Milne produces feed for livestock and it produces chicken, pigs, cattle and, up until recently, sheep to feed consumers in Australia and overseas.
Mt Barker processes 80,000 birds a week with plans to increase that by at least 40 per cent. Plantagenet Pork produces 500 pigs a week and the Liveringa and Nerrima stations produce 15,000 cattle a year for processing or export.
The company considers animal welfare as core to its business. It has developed a successful free-range farming model for chicken and pigs and begun a major capital expansion after an injection of $14 million through Mr Laitt's private family company.
The model sets Milne apart from the intensive farming practices for chicken and pork that have been targeted by animal rights activists and led to break-ins on some farms.
Mr Laitt said demand for high animal welfare standards was not a threat to farmers but a chance to add value.
"It is one that should be seized," the 64-year-old said.
"For most farmers animal welfare is core business as well as a core value but farmers have to be more successful in communicating this to consumers."
Mr Laitt hopes to use animal welfare to differentiate products in overseas markets where increasingly wealthy consumers want safe food and are prepared to pay for quality.He is banking on those customers understanding that this starts on the farm.
Mt Barker chicken is increasing production to catch up with demand and provide a platform for export growth.
Five farmers are qualified to produce chickens under the Milne model with another about to sign on.
Milne applied the techniques and philosophy from its chicken business to Plantagenet Pork, developing the system to the point where pigs roam paddocks from breeding through to finishing.
Breeding sows and their piglets are housed in little huts, known as pigloos, on paddocks until weaning. Weaners are put in groups on another farm until they grow to slaughter weight.
Mr Laitt said the system required intensive management.
"Correct soil and site selection is vital if the environmental impact of the pigs is to be a blessing for the farmer rather than a problem," he said.
"The pigs are moved usually every two to three years and the site is rehabilitated and cropped to benefit from and remove any nutrients. After the rehabilitation the pigs can be moved back. It is important to have sows farrow on land that has not been used for farrowing before.
"With other protocols, Milne farmers have been able to achieve a very high health status in the pig herds and avoid the need to use antibiotics."

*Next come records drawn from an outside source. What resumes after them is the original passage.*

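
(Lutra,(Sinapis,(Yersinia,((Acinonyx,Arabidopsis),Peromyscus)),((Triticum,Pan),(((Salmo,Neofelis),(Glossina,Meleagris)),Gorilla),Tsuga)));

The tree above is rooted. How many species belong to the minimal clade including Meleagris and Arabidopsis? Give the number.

The MRCA of Meleagris and Arabidopsis is the node subtending (Sinapis,(Yersinia,((Acinonyx,Arabidopsis),Peromyscus)),((Triticum,Pan),(((Salmo,Neofelis),(Glossina,Meleagris)),Gorilla),Tsuga)).
That clade contains 13 terminal taxa: Acinonyx, Arabidopsis, Glossina, Gorilla, Meleagris, Neofelis, Pan, Peromyscus, Salmo, Sinapis, Triticum, Tsuga, Yersinia.

13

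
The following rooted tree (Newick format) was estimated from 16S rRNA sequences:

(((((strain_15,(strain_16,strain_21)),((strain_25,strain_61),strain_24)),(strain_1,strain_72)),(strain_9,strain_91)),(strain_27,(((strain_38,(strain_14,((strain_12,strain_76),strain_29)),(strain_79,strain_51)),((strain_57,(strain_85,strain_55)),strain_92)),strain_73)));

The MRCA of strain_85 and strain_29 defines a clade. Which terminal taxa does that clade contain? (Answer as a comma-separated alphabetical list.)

Tracing strain_85: it sits inside (strain_85,strain_55).
Tracing strain_29: it sits inside ((strain_12,strain_76),strain_29).
The smallest clade enclosing both is ((strain_38,(strain_14,((strain_12,strain_76),strain_29)),(strain_79,strain_51)),((strain_57,(strain_85,strain_55)),strain_92)); the answer is its 11 terminal taxa in alphabetical order.

strain_12, strain_14, strain_29, strain_38, strain_51, strain_55, strain_57, strain_76, strain_79, strain_85, strain_92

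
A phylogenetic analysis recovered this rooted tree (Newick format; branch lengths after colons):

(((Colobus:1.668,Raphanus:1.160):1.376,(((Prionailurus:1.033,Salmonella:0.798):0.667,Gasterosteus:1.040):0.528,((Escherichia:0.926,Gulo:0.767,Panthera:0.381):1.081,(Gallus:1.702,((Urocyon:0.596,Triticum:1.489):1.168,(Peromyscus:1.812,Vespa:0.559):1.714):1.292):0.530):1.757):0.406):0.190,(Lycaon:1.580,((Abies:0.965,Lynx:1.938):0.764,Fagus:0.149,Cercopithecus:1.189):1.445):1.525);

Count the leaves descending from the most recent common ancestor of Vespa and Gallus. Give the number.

5

The MRCA of Vespa and Gallus is the node subtending (Gallus,((Urocyon,Triticum),(Peromyscus,Vespa))).
That clade contains 5 terminal taxa: Gallus, Peromyscus, Triticum, Urocyon, Vespa.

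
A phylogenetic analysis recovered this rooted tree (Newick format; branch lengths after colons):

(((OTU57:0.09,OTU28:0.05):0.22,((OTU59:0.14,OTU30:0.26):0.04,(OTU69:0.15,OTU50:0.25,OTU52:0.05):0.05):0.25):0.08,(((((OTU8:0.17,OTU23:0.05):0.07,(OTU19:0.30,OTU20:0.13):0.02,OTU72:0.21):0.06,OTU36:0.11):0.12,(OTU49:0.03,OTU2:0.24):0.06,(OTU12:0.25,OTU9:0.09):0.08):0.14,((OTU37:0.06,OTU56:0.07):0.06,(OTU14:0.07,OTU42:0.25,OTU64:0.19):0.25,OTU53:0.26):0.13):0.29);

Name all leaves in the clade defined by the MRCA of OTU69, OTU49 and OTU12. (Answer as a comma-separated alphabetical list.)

Tracing OTU69: it sits inside (OTU69,OTU50,OTU52).
Tracing OTU49: it sits inside (OTU49,OTU2).
Tracing OTU12: it sits inside (OTU12,OTU9).
The smallest clade enclosing all 3 is the whole tree (their MRCA is the root), so the answer is all 23 tips in alphabetical order.

OTU12, OTU14, OTU19, OTU2, OTU20, OTU23, OTU28, OTU30, OTU36, OTU37, OTU42, OTU49, OTU50, OTU52, OTU53, OTU56, OTU57, OTU59, OTU64, OTU69, OTU72, OTU8, OTU9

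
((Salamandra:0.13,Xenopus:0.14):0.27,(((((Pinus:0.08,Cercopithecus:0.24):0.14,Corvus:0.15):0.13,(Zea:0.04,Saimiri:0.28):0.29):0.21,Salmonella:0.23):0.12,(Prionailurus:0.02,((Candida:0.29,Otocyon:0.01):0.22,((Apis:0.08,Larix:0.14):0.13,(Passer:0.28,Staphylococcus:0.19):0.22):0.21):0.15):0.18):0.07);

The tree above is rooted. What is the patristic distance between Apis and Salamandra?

The path runs Apis → … → MRCA → … → Salamandra; the MRCA is the root of the tree.
Branch lengths along that path: 0.08 + 0.13 + 0.21 + 0.15 + 0.18 + 0.07 + 0.27 + 0.13 = 1.22.

1.22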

Mr Laitt said Milne had a list of farmers wanting to qualify as pork producers if it increases market share.
Milne general manger of free range farms David Plant has brought many of the lessons he learnt in free range production in England and Europe to WA.
Mr Plant said the Milne model was a way of working cooperatively with growers and securing the critical mass necessary to enter overseas markets.
While the opportunities are limitless, working capital is not. Mr Laitt, who cut his teeth as a lawyer before joining the Peters & Brownes Group and overseeing rapid growth during a 14-year stint as chief executive, believes a lack of capital is holding back agriculture across Australia.
Milne had to prioritise capital expenditure on meat products to start its expansion. And Mr Laitt is marketing a share of the cattle operations to overseas interests with a view to gaining entry to China or other export markets.
Meat and Livestock Australia figures released this week show the value of beef and veal exports rose 8 per cent in 2012-13 to $5.07 billion. Export volumes to China grew tenfold on last year to 92,279 tonnes, and market value rose almost 600 per cent to $411 million.